What's special about GNU Grep 3.8 is that its version of egrep
and fgrep
now print an extra message when you run them.
Specifically, these messages 'warn' (ie nag) you to stop using them
and use 'grep -E' and 'grep -F' instead.
(I assume that these messages are printed to standard error, because not even GNU Grep would be so hostile as to put them in standard output.)
There are two problems with this. The first issue is what's going to cause system administrators and distribution packagers to set GNU Grep 3.8 on fire, which is that in practice adding warnings and other new messages is a breaking API change. There are many places where adding new messages will cause breakage and pain (for example, in scripts run from cron where unexpected output will result in the sysadmins getting mailed, perhaps a lot).
The second issue is that this is unpleasant to actual people.

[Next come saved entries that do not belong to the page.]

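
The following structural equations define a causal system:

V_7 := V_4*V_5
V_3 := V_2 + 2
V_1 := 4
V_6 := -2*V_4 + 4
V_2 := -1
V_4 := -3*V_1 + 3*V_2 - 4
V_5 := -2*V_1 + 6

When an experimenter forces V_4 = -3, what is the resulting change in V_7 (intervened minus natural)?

The intervention breaks the incoming arrows to V_4: V_4 := -3*V_1 + 3*V_2 - 4 no longer applies, and V_4 = -3.
V_5 = -2*V_1 + 6  [with V_1=4]  = -2
V_7 = V_4*V_5  [with V_4=-3, V_5=-2]  = 6
Without intervention: V_4 = -3*V_1 + 3*V_2 - 4  [with V_1=4, V_2=-1]  = -19; V_5 = -2*V_1 + 6  [with V_1=4]  = -2; V_7 = V_4*V_5  [with V_4=-19, V_5=-2]  = 38.
Change = 6 − 38 = -32.

-32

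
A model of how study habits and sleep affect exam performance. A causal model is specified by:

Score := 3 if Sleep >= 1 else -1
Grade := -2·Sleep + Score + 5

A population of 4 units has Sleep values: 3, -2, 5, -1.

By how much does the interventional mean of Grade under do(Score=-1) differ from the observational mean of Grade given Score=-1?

-5.5

The intervention sets Score=-1 in all 4 units regardless of Sleep. Recomputing Grade per unit gives -2, 8, -6, 6; average 1.5.
Conditioning on Score=-1 selects the 2 unit(s) with Sleep ∈ {-2, -1}. Their Grade values: 8, 6. Mean = 7.
Difference = 1.5 − 7 = -5.5.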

There
are a lot of people who are used to using (and typing) 'fgrep
'
and to a lesser extent 'egrep
' when they want certain sorts of
results from grep. These people don't care that the people behind
GNU Grep (and POSIX) don't like these commands; they are used to
them, and now they're being nagged (and threatened with actual
removal). There's also a lot of writing about Unix out there in the
world that uses 'fgrep
' and 'egrep
'; GNU Grep wants to make all
of this perfectly good writing less useful. It doesn't matter to
GNU Grep that fgrep
and egrep
have been present in Unix since
V7.
Out they go, because POSIX says so.
As a side note, I believe that one reason that people continue using fgrep and egrep is simply that they're easier and faster to type. Typing 'fgrep' is one continuous run of lower case letters; typing 'grep -F' is two more characters, one of them shifted. People are lazy, and GNU Grep wants them to work harder for no particularly good reason.
(Or it wants everyone in the world to create their own 'fgrep' and 'egrep' cover scripts, which is a terrible amount of redundant work.)

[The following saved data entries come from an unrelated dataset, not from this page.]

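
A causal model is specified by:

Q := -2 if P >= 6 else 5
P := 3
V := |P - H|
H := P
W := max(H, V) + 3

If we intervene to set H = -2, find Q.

5

do(H=-2) replaces the equation H := P with the constant H = -2.
Since Q is not a descendant of the intervened variable, it is unaffected.
Q = -2 if P >= 6 else 5  [with P=3]  = 5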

If Unix didn't already have fgrep and egrep, people probably wouldn't add them. But this isn't the world we have; this is a world where fgrep and egrep have been around for over 40 years. In that world, Unix is stuck with them unless you want to beat up people's scripts, documentation, writing, habits, and reflexes. Doing that is not progress or being friendly to people.

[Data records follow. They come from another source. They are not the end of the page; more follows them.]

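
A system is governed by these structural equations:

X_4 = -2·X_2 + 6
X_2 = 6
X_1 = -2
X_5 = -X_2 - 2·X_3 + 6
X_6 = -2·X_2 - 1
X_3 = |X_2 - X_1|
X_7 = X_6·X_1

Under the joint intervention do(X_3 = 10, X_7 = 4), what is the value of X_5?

-20

Setting X_3 = 10, X_7 = 4 by intervention discards those variables' equations.
X_5 = -X_2 - 2·X_3 + 6  [with X_2=6, X_3=10]  = -20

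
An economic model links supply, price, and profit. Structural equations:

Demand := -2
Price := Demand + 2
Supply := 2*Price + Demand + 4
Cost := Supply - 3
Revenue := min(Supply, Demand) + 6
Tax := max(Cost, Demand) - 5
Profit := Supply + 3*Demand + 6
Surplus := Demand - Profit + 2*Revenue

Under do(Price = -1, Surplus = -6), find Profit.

0

Setting Price = -1, Surplus = -6 by intervention discards those variables' equations.
Supply = 2*Price + Demand + 4  [with Price=-1, Demand=-2]  = 0
Profit = Supply + 3*Demand + 6  [with Supply=0, Demand=-2]  = 0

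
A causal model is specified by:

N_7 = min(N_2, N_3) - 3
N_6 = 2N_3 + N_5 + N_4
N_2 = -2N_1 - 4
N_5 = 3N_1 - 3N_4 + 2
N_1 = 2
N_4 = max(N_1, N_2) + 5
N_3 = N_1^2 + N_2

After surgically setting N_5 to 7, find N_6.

6

The intervention breaks the incoming arrows to N_5: N_5 = 3N_1 - 3N_4 + 2 no longer applies, and N_5 = 7.
N_2 = -2N_1 - 4  [with N_1=2]  = -8
N_3 = N_1^2 + N_2  [with N_1=2, N_2=-8]  = -4
N_4 = max(N_1, N_2) + 5  [with N_1=2, N_2=-8]  = 7
N_6 = 2N_3 + N_5 + N_4  [with N_3=-4, N_5=7, N_4=7]  = 6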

(I'm definitely not in favor of fossilizing Unix, but there's a difference between avoiding fossilization and the kind of minimal, mathematical purity that we see GNU Grep trying to impose here. Unix has long since passed the point where it had that sort of minimalism in the standard commands. Modern Unix has all sorts of duplications and flourishes that aren't strictly necessary, and for good reasons. One of them is that it's nicer for the actual people using Unix. You don't strictly speaking need 'sort -h', but it's quite convenient.)